Research led by University College London (UCL) suggests the presence of anti-drug antibodies (ADA) predict infusion-related reaction (IRR) with rituximab (RTX) in patients with systemic lupus erythematosus (SLE).
The study recruited 57 patients from the lupus clinic at UCL. All patients were receiving RTX for active SLE for the first time. Confirmed IRRs were recorded. Baseline characteristics including complement C3 (C3), double-stranded DNA antibody titres (dsDNA) and British Isles Lupus Assessment Group (BILAG) score were recorded at the time of treatment and at each subsequent clinic visit. CD19 positive lymphocyte (CD19) levels were measured at one and six months following treatment.

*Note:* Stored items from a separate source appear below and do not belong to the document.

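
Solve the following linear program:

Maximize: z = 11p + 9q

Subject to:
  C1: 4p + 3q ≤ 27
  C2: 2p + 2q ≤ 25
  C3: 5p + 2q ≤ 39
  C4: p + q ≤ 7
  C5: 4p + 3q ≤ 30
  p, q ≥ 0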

ADAs were identified in 37 per cent of patients following treatment. ADAs were more common in males (P=.04). There was no significant difference in concomitant treatment, disease manifestation and ethnicity.
At the time of treatment, there was no difference in C3, dsDNA titres or BILAG. At six months post-treatment, ADA-negative patients showed a significant increase in C3 levels (P=.003) and reduction in dsDNA antibody binding (P=.008).
In ADA-positive patients, although C3 was normalised at six months (P=.007), there was no observed improvement in dsDNA titres (P=.96). Both ADA-positive and ADA-negative patients showed significant improvement in global BILAG score six months after treatment (P<.0001). Contrary to previous studies, there was no difference in CD19 between ADA-positive and ADA-negative patients at either one or six months post-treatment.
Of the 57 patients recruited, 25 patients underwent retreatment with RTX (18 ADA-positive and 7 ADA-negative). All ADA-positive patients developed IRRs. No IRR was reported in ADA-negative patients (P<.001). Severe reactions resulting in hospitalisation were seen in three cases in which ADA titres were >1500 IU.
Writing in the Annals of the Rheumatic Diseases, the authors said: “If validated, these findings may support routine screening for ADA prior to treatment with RTX, thus potentially identifying patients at risk of developing IRR and prompting greater caution and enhanced surveillance.”